Investigating tumor heterogeneity using single-cell sequencing technologies is imperative to understand how tumors evolve since each cell subpopulation harbors a unique set of genomic features that yields a unique phenotype, which is bound to have clinical relevance. Clustering of cells based on copy number data obtained from single-cell DNA sequencing provides an opportunity to identify different tumor cell subpopulations. Accordingly, computational methods have emerged for single-cell copy number profiling and clustering; however, these two tasks have been handled sequentially by applying various ad-hoc pre- and post-processing steps; hence, a procedure vulnerable to introducing clustering artifacts. We avoid the clustering artifact issues in our method, CopyMix, a Variational Inference for a novel mixture model, by jointly inferring cell clusters and their underlying copy number profile. Our probabilistic graphical model is an improved version of the mixture of hidden Markov models, which is designed uniquely to infer single-cell copy number profiling and clustering. For the evaluation, we used likelihood-ratio test, CH index, Silhouette, V-measure, total variation scores. CopyMix performs well on both biological and simulated data. Our favorable results indicate a considerable potential to obtain clinical impact by using CopyMix in studies of cancer tumor heterogeneity.

Abstract Image

查看原文

微信好友朋友圈 QQ好友复制链接

本刊更多论文

CopyMix：利用变异推理进行基于混合模型的单细胞聚类和拷贝数分析

利用单细胞测序技术研究肿瘤异质性是了解肿瘤如何演变的当务之急，因为每个细胞亚群都有一套独特的基因组特征，从而产生独特的表型，这必然与临床相关。根据单细胞 DNA 测序获得的拷贝数数据对细胞进行聚类，为识别不同的肿瘤细胞亚群提供了机会。因此，出现了用于单细胞拷贝数分析和聚类的计算方法；然而，这两项任务是通过应用各种临时的前处理和后处理步骤来顺序处理的；因此，这种程序很容易引入聚类伪影。在我们的方法 "CopyMix--新型混合模型的变量推理 "中，我们通过联合推断细胞簇及其基本拷贝数特征，避免了聚类伪影问题。我们的概率图形模型是隐马尔可夫模型混合物的改进版，其设计独特，可用于推断单细胞拷贝数剖析和聚类。在评估中，我们使用了似然比检验、CH 指数、Silhouette、V-measure 和总变异分数。CopyMix 在生物数据和模拟数据上都表现良好。我们的良好结果表明，在癌症肿瘤异质性研究中使用 CopyMix 有很大的潜力产生临床影响。

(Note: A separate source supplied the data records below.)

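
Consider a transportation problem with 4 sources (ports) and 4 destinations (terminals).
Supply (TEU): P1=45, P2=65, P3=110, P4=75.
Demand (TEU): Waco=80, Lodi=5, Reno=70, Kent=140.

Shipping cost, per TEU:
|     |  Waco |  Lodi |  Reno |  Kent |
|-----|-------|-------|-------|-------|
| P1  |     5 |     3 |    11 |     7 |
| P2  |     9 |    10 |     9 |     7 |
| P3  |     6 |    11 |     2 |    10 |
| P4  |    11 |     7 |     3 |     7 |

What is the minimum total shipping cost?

One minimum-cost allocation:
  P1 to Waco: 40 TEU
  P1 to Lodi: 5 TEU
  P2 to Kent: 65 TEU
  P3 to Waco: 40 TEU
  P3 to Reno: 70 TEU
  P4 to Kent: 75 TEU
Total cost = 1575.

1575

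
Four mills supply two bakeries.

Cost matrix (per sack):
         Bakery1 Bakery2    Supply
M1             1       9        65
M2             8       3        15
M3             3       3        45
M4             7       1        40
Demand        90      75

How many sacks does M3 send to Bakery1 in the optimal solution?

Solving gives:
  M1->Bakery1: 65 × 1 = 65
  M2->Bakery2: 15 × 3 = 45
  M3->Bakery1: 25 × 3 = 75
  M3->Bakery2: 20 × 3 = 60
  M4->Bakery2: 40 × 1 = 40
Total cost = 285.
So M3→Bakery1 carries 25 sacks.

25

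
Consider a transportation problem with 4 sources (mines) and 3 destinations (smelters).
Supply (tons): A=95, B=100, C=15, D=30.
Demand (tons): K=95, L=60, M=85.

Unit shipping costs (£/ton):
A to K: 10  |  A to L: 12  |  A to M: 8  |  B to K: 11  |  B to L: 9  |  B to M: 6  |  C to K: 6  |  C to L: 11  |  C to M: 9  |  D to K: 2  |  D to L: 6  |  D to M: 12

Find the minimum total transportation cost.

1790

An optimal shipping plan:
  A→K: 50 tons
  A→M: 45 tons
  B→L: 60 tons
  B→M: 40 tons
  C→K: 15 tons
  D→K: 30 tons
Total cost = £1790.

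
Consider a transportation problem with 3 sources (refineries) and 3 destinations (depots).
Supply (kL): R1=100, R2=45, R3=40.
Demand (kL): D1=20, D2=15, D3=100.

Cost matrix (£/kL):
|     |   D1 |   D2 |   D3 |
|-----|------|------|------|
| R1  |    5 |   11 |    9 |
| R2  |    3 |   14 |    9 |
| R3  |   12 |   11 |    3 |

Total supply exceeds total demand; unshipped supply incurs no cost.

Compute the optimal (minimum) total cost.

885

An optimal shipping plan:
  R1→D2: 15 × £11 = £165
  R1→D3: 35 × £9 = £315
  R2→D1: 20 × £3 = £60
  R2→D3: 25 × £9 = £225
  R3→D3: 40 × £3 = £120
Total = 165 + 315 + 60 + 225 + 120 = £885.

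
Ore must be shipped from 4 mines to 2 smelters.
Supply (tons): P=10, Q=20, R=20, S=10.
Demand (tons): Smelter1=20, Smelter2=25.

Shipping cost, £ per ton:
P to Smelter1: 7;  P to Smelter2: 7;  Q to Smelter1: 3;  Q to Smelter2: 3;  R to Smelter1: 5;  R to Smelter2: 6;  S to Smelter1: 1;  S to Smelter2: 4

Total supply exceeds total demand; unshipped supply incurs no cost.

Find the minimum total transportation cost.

150

An optimal shipping plan:
  Q->Smelter2: 20 × £3 = £60
  R->Smelter1: 10 × £5 = £50
  R->Smelter2: 5 × £6 = £30
  S->Smelter1: 10 × £1 = £10
Total = 60 + 50 + 30 + 10 = £150.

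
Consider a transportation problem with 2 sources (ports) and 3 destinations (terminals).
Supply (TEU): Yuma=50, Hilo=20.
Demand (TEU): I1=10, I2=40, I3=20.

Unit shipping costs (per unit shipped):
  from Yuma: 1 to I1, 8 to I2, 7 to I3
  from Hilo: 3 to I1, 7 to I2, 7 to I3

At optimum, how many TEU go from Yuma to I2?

The minimum-cost plan:
  Yuma–I1: 10 × 1 = 10
  Yuma–I2: 20 × 8 = 160
  Yuma–I3: 20 × 7 = 140
  Hilo–I2: 20 × 7 = 140
Total cost = 450.
So Yuma→I2 carries 20 TEU.

20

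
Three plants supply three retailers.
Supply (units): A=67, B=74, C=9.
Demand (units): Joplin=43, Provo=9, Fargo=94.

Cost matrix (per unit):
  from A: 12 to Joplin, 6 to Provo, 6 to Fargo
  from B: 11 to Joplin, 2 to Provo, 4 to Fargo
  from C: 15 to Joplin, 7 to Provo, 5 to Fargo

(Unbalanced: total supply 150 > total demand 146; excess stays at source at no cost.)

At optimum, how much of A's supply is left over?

Minimum-cost shipments:
  A–Joplin: 43 units
  A–Fargo: 20 units
  B–Provo: 9 units
  B–Fargo: 65 units
  C–Fargo: 9 units
Total cost = 959.
A ships 63 of its 67, leaving 4.

4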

本文章由计算机程序翻译，如有差异，请以英文原文为准。

求助全文

约1分钟内获得全文去求助

来源期刊

Computational Biology and Chemistry 生物-计算机：跨学科应用

CiteScore

6.10

自引率

3.20%

发文量

142

审稿时长

24 days

期刊介绍： Computational Biology and Chemistry publishes original research papers and review articles in all areas of computational life sciences. High quality research contributions with a major computational component in the areas of nucleic acid and protein sequence research, molecular evolution, molecular genetics (functional genomics and proteomics), theory and practice of either biology-specific or chemical-biology-specific modeling, and structural biology of nucleic acids and proteins are particularly welcome. Exceptionally high quality research work in bioinformatics, systems biology, ecology, computational pharmacology, metabolism, biomedical engineering, epidemiology, and statistical genetics will also be considered. Given their inherent uncertainty, protein modeling and molecular docking studies should be thoroughly validated. In the absence of experimental results for validation, the use of molecular dynamics simulations along with detailed free energy calculations, for example, should be used as complementary techniques to support the major conclusions. Submissions of premature modeling exercises without additional biological insights will not be considered. Review articles will generally be commissioned by the editors and should not be submitted to the journal without explicit invitation. However prospective authors are welcome to send a brief (one to three pages) synopsis, which will be evaluated by the editors.